Spiro Agnew’s Ghost ?????? (@SpiroAgnewGhost) / Twitter
Baud
@Another Scott: ?
@JPL: ?
Mike G
Probably not because it calls the legitimacy of their entire movement into question.Probably not because it exposes the blatant illegitimacy and moral bankruptcy of their entire organized crime movement.
Chris T.
@Brachiator:
Remember the woman who complained that Tramp was “not hurting the right people”?
Kathleen
@UncleEbeneezer: I so agree with you.
Miss Bianca
@Nora Lenderbee: Very late back to the party, but actually, YES, I would be thrilled if you are serious.
sab
My brother, who has spent his whole life getting as rich as his great-grandfather to refound the alleged dynasty, but meanwhile hasn’t gotten around to marrying. So what is the point. No dynasty since no kids. He already has more money than he could ever spend. But his politics is accumulate and don’t tax.

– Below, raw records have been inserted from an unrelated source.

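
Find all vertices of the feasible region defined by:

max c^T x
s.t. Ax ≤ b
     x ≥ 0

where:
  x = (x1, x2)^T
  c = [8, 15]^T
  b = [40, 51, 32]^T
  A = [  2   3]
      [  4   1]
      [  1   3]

(0, 0), (12.75, 0), (11.3, 5.8), (8, 8), (0, 10.67)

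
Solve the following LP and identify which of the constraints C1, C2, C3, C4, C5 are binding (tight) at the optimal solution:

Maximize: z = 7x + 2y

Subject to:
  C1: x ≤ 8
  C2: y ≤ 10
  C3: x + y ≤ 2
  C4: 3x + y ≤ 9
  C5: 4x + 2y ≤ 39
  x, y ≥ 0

At x = 2, y = 0, compute slack b - a·x for each constraint:
  C1: 8 − 2 = 6  (slack)
  C2: 10 − 0 = 10  (slack)
  C3: 2 − 2 = 0  (binding)
  C4: 9 − 6 = 3  (slack)
  C5: 39 − 8 = 31  (slack)

Optimal: x = 2, y = 0
Binding: C3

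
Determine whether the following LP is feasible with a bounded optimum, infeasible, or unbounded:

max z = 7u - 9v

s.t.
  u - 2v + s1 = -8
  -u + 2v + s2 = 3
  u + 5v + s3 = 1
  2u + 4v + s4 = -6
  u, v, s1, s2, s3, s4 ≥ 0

Infeasible (no feasible solution exists)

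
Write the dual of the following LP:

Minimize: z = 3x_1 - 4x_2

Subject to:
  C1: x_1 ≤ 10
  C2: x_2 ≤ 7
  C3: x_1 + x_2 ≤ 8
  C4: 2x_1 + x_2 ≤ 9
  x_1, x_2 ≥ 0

Primal min cᵀx s.t. Ax ≤ b, x ≥ 0  →  Dual max −bᵀy s.t. Aᵀy ≥ −c, y ≥ 0.

Maximize: z = -10y1 - 7y2 - 8y3 - 9y4

Subject to:
  y1 + y3 + 2y4 ≥ -3
  y2 + y3 + y4 ≥ 4
  y1, y2, y3, y4 ≥ 0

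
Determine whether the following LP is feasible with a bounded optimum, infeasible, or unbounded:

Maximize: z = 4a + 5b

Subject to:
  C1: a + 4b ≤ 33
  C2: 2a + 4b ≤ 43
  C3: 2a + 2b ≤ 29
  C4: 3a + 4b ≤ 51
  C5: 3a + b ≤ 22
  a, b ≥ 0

Feasible with a bounded optimal solution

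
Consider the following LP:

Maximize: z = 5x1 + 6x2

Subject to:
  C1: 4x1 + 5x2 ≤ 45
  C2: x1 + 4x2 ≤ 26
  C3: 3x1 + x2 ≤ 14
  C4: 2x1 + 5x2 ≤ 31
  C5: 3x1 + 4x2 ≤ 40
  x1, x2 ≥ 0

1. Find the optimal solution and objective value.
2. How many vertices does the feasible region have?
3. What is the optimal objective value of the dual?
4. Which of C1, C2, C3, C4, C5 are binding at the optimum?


1. x1 = 3, x2 = 5, z = 45
2. 4
3. 45
4. C3, C4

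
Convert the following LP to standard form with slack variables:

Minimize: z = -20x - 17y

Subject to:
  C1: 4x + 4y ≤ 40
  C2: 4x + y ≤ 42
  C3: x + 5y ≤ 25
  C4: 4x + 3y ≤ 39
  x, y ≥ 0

min z = -20x - 17y

s.t.
  4x + 4y + s1 = 40
  4x + y + s2 = 42
  x + 5y + s3 = 25
  4x + 3y + s4 = 39
  x, y, s1, s2, s3, s4 ≥ 0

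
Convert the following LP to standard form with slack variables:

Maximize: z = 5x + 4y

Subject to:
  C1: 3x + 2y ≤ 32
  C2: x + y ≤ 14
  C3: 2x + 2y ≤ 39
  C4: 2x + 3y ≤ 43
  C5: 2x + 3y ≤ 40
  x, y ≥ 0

max z = 5x + 4y

s.t.
  3x + 2y + s1 = 32
  x + y + s2 = 14
  2x + 2y + s3 = 39
  2x + 3y + s4 = 43
  2x + 3y + s5 = 40
  x, y, s1, s2, s3, s4, s5 ≥ 0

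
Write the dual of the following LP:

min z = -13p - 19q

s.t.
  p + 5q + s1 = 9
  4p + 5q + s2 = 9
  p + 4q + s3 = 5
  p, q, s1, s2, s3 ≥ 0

Primal min cᵀx s.t. Ax ≤ b, x ≥ 0  →  Dual max −bᵀy s.t. Aᵀy ≥ −c, y ≥ 0.

Maximize: z = -9y1 - 9y2 - 5y3

Subject to:
  y1 + 4y2 + y3 ≥ 13
  5y1 + 5y2 + 4y3 ≥ 19
  y1, y2, y3 ≥ 0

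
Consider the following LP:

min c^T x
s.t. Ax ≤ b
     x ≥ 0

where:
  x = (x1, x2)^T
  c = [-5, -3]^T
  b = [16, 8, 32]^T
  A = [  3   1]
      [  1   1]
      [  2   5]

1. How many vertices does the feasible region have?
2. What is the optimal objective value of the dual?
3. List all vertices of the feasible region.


1. 5
2. -32
3. (0, 0), (5.333, 0), (4, 4), (2.667, 5.333), (0, 6.4)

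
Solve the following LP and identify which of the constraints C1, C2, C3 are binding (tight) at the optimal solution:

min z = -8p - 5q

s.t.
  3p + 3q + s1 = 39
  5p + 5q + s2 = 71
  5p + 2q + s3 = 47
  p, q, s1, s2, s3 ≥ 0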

He made a lot of his money on the periphery of the oil patch. Apparently those guys are kind of a cult. Group think among your cohort instead thinking of what are your own goals.
I have spent years trying to understand or forgive his politics (severely damaging to my kids, while I took care of our parents while he was absent on vacation around the world.)
I don’t care any more. His politics are dangerous to our country and government. My older sister can be nostalgic. He is a quisling. Likes Russia. Likes Pompeo. Likes the Kochs.
Ancient Atheist
@topclimber: Men of faith proffer moral behavior that ultimately leads to others being enslaved. Bring joy, offer compassion, seek enlightenment on your chosen path.
Ancient Atheist
@Geminid: Republicans take the House and the Senate and tell Merrick Garland… Do you want a budget? Or not? Or the Senate and Congress could pass bills declaring pardons for all Jan 6th insurrectionist. Case closed.
sab
Betty, Supreme Court Justices are not going to recuse themselves until they have to. The good guys will. The bad guys won’t. This is just physics. Things whirling in space do whatever.